Le BMX dans la peau

MILA MONNANTEUIL

C’est une discipline spectaculaire, au programme des Jeux Olympiques depuis 2008, qui gagne ses lettres de noblesse dans le monde du sport. Une discipline née aux Etats-Unis dans les années 60, dérivée du motocross… en plus écolo. Vous l’aurez compris, on va parler de BMX.
Et pour ça, en France, on est plutôt doué. Anne-Caroline Chausson, première championne olympique de l’histoire à Pékin, Joris Daudet, double champion du monde en 2011 et 2016, Sylvain André, champion du monde 2018… et la lilloise Mila Monnanteuil, considérée à 14 ans comme l’une des futures valeurs de la discipline.
Mila et son papa, Raphaël, président de la section BMX du Lille Université Club (LUC), nous ont reçus chez eux, à Lille, pour échanger sur son parcours, ses ambitions, sa passion, sa vie… et si l’on doit résumer notre discussion en une phrase, je retiendrais celle-ci : « Quoi qu’il arrive, Mila en sortira grandie ».

L’histoire du BMX (abréviation de Bicycle Moto Cross) débute il y a une soixantaine d’années en Californie, à une époque où le motocross connait un grand succès aux Etats-Unis.
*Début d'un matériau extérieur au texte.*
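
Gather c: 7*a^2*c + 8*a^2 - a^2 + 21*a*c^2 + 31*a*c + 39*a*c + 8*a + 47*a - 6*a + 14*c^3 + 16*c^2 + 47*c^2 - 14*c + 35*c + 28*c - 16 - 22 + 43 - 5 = 7*a^2 + 49*a + 14*c^3 + c^2*(21*a + 63) + c*(7*a^2 + 70*a + 49)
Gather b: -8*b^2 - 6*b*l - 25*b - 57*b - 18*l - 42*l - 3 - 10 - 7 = -8*b^2 + b*(-6*l - 82) - 60*l - 20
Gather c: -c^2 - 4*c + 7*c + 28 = -c^2 + 3*c + 28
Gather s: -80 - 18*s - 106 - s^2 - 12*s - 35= -s^2 - 30*s - 221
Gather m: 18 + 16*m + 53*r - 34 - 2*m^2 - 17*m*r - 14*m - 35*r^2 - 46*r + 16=-2*m^2 + m*(2 - 17*r) - 35*r^2 + 7*r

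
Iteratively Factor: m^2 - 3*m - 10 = (m - 5)*(m + 2)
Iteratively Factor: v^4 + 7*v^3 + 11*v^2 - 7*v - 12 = (v + 3)*(v^3 + 4*v^2 - v - 4) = (v + 1)*(v + 3)*(v^2 + 3*v - 4) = (v - 1)*(v + 1)*(v + 3)*(v + 4)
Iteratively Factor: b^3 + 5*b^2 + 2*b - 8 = (b + 4)*(b^2 + b - 2) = (b + 2)*(b + 4)*(b - 1)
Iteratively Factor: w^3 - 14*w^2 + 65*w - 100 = (w - 5)*(w^2 - 9*w + 20) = (w - 5)*(w - 4)*(w - 5)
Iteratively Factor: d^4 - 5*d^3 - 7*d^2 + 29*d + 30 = (d - 3)*(d^3 - 2*d^2 - 13*d - 10) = (d - 5)*(d - 3)*(d^2 + 3*d + 2) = (d - 5)*(d - 3)*(d + 1)*(d + 2)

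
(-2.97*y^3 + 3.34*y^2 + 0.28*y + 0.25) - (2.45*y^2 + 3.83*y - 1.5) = -2.97*y^3 + 0.89*y^2 - 3.55*y + 1.75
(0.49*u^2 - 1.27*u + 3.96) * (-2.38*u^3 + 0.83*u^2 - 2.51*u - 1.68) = -1.1662*u^5 + 3.4293*u^4 - 11.7088*u^3 + 5.6513*u^2 - 7.806*u - 6.6528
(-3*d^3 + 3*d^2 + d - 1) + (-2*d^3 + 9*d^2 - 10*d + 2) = -5*d^3 + 12*d^2 - 9*d + 1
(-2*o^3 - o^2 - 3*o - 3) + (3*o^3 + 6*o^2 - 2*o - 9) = o^3 + 5*o^2 - 5*o - 12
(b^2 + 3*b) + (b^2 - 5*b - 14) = 2*b^2 - 2*b - 14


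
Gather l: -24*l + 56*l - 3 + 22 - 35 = 32*l - 16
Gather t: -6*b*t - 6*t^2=-6*b*t - 6*t^2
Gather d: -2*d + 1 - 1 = -2*d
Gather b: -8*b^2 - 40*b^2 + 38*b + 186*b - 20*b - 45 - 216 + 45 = -48*b^2 + 204*b - 216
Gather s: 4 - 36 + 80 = 48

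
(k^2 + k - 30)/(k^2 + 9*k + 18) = (k - 5)/(k + 3)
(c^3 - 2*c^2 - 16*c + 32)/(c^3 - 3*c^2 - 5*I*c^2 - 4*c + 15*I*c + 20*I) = (c^2 + 2*c - 8)/(c^2 + c*(1 - 5*I) - 5*I)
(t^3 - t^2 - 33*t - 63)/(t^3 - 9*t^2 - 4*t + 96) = (t^2 - 4*t - 21)/(t^2 - 12*t + 32)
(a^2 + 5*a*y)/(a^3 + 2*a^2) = (a + 5*y)/(a*(a + 2))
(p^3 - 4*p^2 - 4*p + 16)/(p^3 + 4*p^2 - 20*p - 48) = (p - 2)/(p + 6)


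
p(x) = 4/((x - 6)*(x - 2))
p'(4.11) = -0.06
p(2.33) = -3.30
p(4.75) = -1.16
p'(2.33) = 9.11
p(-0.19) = 0.30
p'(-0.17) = 0.19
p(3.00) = -1.33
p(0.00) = 0.33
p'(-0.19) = 0.18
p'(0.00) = 0.22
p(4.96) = -1.30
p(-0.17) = 0.30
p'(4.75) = -0.51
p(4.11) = -1.00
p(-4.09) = 0.07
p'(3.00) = 0.89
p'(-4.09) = 0.02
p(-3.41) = 0.08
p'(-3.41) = 0.02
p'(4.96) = -0.81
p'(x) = -4/((x - 6)*(x - 2)^2) - 4/((x - 6)^2*(x - 2)) = 8*(4 - x)/(x^4 - 16*x^3 + 88*x^2 - 192*x + 144)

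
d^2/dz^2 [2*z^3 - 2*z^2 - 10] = 12*z - 4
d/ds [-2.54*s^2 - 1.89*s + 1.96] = -5.08*s - 1.89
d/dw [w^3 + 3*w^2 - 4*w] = 3*w^2 + 6*w - 4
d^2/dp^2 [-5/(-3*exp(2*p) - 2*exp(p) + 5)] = 10*(4*(3*exp(p) + 1)^2*exp(p) - (6*exp(p) + 1)*(3*exp(2*p) + 2*exp(p) - 5))*exp(p)/(3*exp(2*p) + 2*exp(p) - 5)^3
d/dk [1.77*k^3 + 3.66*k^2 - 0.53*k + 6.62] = 5.31*k^2 + 7.32*k - 0.53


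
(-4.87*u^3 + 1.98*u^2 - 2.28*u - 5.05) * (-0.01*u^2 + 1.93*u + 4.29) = 0.0487*u^5 - 9.4189*u^4 - 17.0481*u^3 + 4.1443*u^2 - 19.5277*u - 21.6645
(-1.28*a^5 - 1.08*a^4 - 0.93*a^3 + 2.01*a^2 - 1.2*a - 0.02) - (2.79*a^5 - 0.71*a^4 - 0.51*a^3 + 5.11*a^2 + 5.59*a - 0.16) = -4.07*a^5 - 0.37*a^4 - 0.42*a^3 - 3.1*a^2 - 6.79*a + 0.14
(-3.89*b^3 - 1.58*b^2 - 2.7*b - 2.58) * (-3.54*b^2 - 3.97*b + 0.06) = 13.7706*b^5 + 21.0365*b^4 + 15.5972*b^3 + 19.7574*b^2 + 10.0806*b - 0.1548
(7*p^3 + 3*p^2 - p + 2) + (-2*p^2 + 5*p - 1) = 7*p^3 + p^2 + 4*p + 1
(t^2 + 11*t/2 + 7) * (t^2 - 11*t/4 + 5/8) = t^4 + 11*t^3/4 - 15*t^2/2 - 253*t/16 + 35/8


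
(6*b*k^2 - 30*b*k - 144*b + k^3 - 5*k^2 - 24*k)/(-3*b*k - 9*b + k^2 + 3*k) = (-6*b*k + 48*b - k^2 + 8*k)/(3*b - k)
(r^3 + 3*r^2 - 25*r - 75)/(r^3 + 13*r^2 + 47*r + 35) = (r^2 - 2*r - 15)/(r^2 + 8*r + 7)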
Par manque de moyens, les jeunes californiens construisent des pistes pour faire des courses de vélo, habillés en tenu de motocross pour le fun. Le succès est immédiat ! La fédération américaine voit le jour et la discipline part à la conquête de l’Europe, de l’Australie ou encore de l’Amérique du Sud. La fédération internationale est créée en 1981 et les premiers championnats du monde sont organisés l’année suivante à Dayton, dans l’Ohio, tandis que le BMX devient une discipline à part entière de l’Union Cycliste Internationale à partir de 1993.

La discipline propose deux formats de compétitions. Le BMX Racing, auquel on s’intéressera dans ce 2e numéro de Transpire, qui est une course de vitesse sur une piste entrecoupée de bosses, format inscrit le 29 juin 2003 par le Comité International Olympique (CIO) au programme des Jeux de 2008 à Pékin ; et le BMX Freestyle, qui est une compétition de figures, un format qui fera son apparition aux Jeux de Tokyo en 2021. Comment ça marche ? Les courses de BMX se déroulent sur des circuits d’environ 350 mètres, comprenant sauts, virages relevés et autres obstacles. Chaque manche voit s’affronter huit coureurs, les quatre premiers étant qualifiés pour le tour suivant.  Au niveau de la sécurité, les règles sont strictes : le casque intégral, les manches et pantalons longs sont obligatoires ; et la plupart des pilotes portes également des protections aux coudes et aux genoux. « En plaçant 8 mecs à vélo, roulant à 60 km/h sur une piste de 8 mètres de large, et qui veulent tous arriver premier, ce n'est pas étonnant que l’on se blesse parfois » me confiait Sylvain André lors d’une rencontre il y a quelques semaines. « Mais contrairement à ce que l’on peut penser, les accidents graves restent rares »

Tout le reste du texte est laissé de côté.